2. POETRY IS EAR CANDY! READ WORK ALOUD!

not just yours but other poets, any poet. listen to how they write to inform your reading, listen to how the words tickle your tongue while they tickle your fancy, how they might roll around in your mouth, slide into each other, or dance right out to seduce your ear.

3. MAKE CHOICES. know that every thing you do in your poem is a choice you make to inform your reader how to read and understand your poem.

avoid:

1. centering your poem unless you have a specific reason for centering–unless it’s a concrete poem or a stanza poem like herbert’s easter wings or you have some other reason which helps your reader understand your poem. poems on hallmark cards are centered. unless you are writing a poem which you will be submitting to a card company, do not center it.

2. if you must rhyme (for example you are writing a ballad or villanelle or some particular form) put the rhyme at the end of the line.    

3.

i am working on this post still…more to come soon. i already wrote it once and it got eaten by the cyberspace monster

4 Comments leave one →
  1. November 22, 2007 12:20 am

    LOL! (laugh out loud) – this brings back such memories for me of the first time i got tagged with a meme and i had to email bloggers to ask them WTF is this and what do i do with it?
    Just to be persnickity I started slightly “changing” or leaving Rhi-isms in portions of the memes so i could later see if my warped versions made their way out into the big bad blog world.
    of course i’m slightly evil like that.
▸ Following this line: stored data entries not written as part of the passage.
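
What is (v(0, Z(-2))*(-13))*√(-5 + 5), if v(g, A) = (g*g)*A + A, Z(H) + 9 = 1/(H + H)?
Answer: 0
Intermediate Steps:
Z(H) = -9 + 1/(2*H) (Z(H) = -9 + 1/(H + H) = -9 + 1/(2*H))
v(g, A) = A + A*g² (v(g, A) = g²*A + A = A*g² + A = A + A*g²)
(v(0, Z(-2))*(-13))*√(-5 + 5) = (((-9 + (½)/(-2))*(1 + 0²))*(-13))*√(-5 + 5) = (((-9 + (½)*(-½))*(1 + 0))*(-13))*√0 = (((-9 - ¼)*1)*(-13))*0 = (-37/4*1*(-13))*0 = -37/4*(-13)*0 = (481/4)*0 = 0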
Also easily amused.

    Trying to figure out blogese was it’s own challenge. it took me 6 months to realize ROFL meant Roll On Floor Laughing and LMAO meant Laugh My Ass Off. For the longest time i thought ROFL was code for puke.

  2. November 22, 2007 12:21 am

    ps – great advice!

  3. November 22, 2007 1:27 am

    LOL! Rhian, that’s the first thing I thought when I read ROFL, too. I didn’t get “ttyl” right off the bat, either.

    Gwen – All your “attend to” idea make complete sense to me, I’m just wondering about #2 on your “not to do” list. I really like internal rhymes if they surprise me. Can you clarify or were you being snarky?

  4. artpredator permalink*
    November 22, 2007 7:08 am

    i haven’t figured out how to find my work on this crappy dell using internet explorer when i lose my connection. i lost this post 2x!! and have been left with this draft.

    i too like internal rhymes–but i see in beginning poets rhyming poems where the rhyme is not at the end of the line. i actually revisde this so the point is much mroe well put and accomodates internal rhymes. just haven’t been able to get back into that head space and have the time to do it.

    i’m def a neophyte with the jargon here. i have a student this semester who has no email account –she only text messages. fascinating world out there.